What is it about sacrifice?
In a few days, over two-and-a-half billion people around the world will commemorate the sacrifice made by one man for the whole of humanity - who also happened to be the son of God.
They'll also celebrate his resurrection, but there can be no resurrection without crucifixion first.
For Michael Stewart, Organist and Director of Music at St Paul's Cathedral in Wellington, the coming days of Holy Week are the busiest of the year.
To make it even busier, Stewart will lead Wellington's Tudor Consort in a Good Friday concert themed around the idea of sacrifice, both sacred and secular.
The centerpiece of the recital is Sir James MacMillan’s "Cantos Sagrados" - sacred songs. The work sets three poems about political sacrifice in modern day Latin America by Ana Maria Mendoza and Ariel Dorfman.
Speaking with RNZ Concert host Bryan Crump, Stewart says the work commemorates those who had the courage to speak out against oppression, even at the risk of their own lives.
In the first, a setting of the poem Identity by Dorfman, a group surround a body found in river, probably of someone killed by the authorities. No one wants to claim it lest they too are arrested. Finally, one brave woman comes forward, claiming her child and acknowledging their deeds.
So where does the sacred bit come into MacMillan's work?
In both the second and third songs, says Stewart, religious themes loom large.

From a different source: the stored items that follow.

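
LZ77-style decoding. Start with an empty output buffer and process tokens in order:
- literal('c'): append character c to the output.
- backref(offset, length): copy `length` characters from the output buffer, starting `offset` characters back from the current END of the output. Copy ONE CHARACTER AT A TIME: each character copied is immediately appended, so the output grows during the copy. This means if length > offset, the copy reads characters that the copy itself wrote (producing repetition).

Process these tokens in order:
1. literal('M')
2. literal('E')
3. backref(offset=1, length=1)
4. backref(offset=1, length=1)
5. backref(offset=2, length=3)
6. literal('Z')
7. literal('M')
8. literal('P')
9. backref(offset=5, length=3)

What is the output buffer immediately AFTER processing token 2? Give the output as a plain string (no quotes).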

In the second, the poet Mendoza notes the Virgin Mary is venerated both by indigenous Americans and their Spanish colonisers. Both aspire to follow her example, yet one group oppresses the other.

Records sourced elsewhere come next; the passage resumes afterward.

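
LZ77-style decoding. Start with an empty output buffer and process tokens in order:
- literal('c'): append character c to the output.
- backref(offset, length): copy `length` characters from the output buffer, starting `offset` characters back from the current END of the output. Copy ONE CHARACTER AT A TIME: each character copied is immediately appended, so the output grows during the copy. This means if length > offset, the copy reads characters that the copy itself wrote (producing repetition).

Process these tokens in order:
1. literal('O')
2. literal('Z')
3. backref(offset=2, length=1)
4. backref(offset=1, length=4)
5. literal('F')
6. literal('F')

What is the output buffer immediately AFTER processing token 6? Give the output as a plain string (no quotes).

Answer: OZOOOOOFF

Derivation:
Token 1: literal('O'). Output: "O"
Token 2: literal('Z'). Output: "OZ"
Token 3: backref(off=2, len=1). Copied 'O' from pos 0. Output: "OZO"
Token 4: backref(off=1, len=4) (overlapping!). Copied 'OOOO' from pos 2. Output: "OZOOOOO"
Token 5: literal('F'). Output: "OZOOOOOF"
Token 6: literal('F'). Output: "OZOOOOOFF"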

In the third, by Dorfman, the execution of a political prisoner is juxtaposed against the story of Christ's crucifixion, only in the case of the political prisoner, the executioner becomes increasingly sympathetic until at the end he whispers 'forgive me, companero'.
Which brings Crump back to the theme of sacrifice, and whether it has any point? After all, the executioner says 'sorry', but is not about to stick his neck out and refuse to kill an innocent man.
Crump is also thinking about another big commemoration of sacrifice coming up in Aotearoa, Anzac Day.
Is the point of the sacrifice story, he asks, less about whether it achieves anything, and more about motivating we survivors to be better people?
"I think so, absolutely, and that parallel with Anzac Day is so strong," Stewart replies.
Along with MacMillan's work, the Tudor Consort will sing music by Parry, Byrd, Gibbons, Purcell, Weelkes and Kenneth Leighton’s "Solus ad Victimam".
The Good Friday concert is at 7.30pm in the Cathedral, with a pre-concert talk at 7.00pm.
Of course, that's on top of Stewart's other Good Friday service commitments in the cathedral, and by then he will have been involved in providing the music for a service every day since the previous Sunday.
Not that he minds. He loves the St Paul's rich acoustic and six-second echo, so long as musicians take it into account.
"One just has to learn how to manage time, and to let the music breathe, and particularly with organ music as well, because otherwise it can just turn into complete mush".
Luckily, the music written for Easter is some of the most beautiful in the repertoire.
"We love it, it's a busy time, but we know what we're signing up for."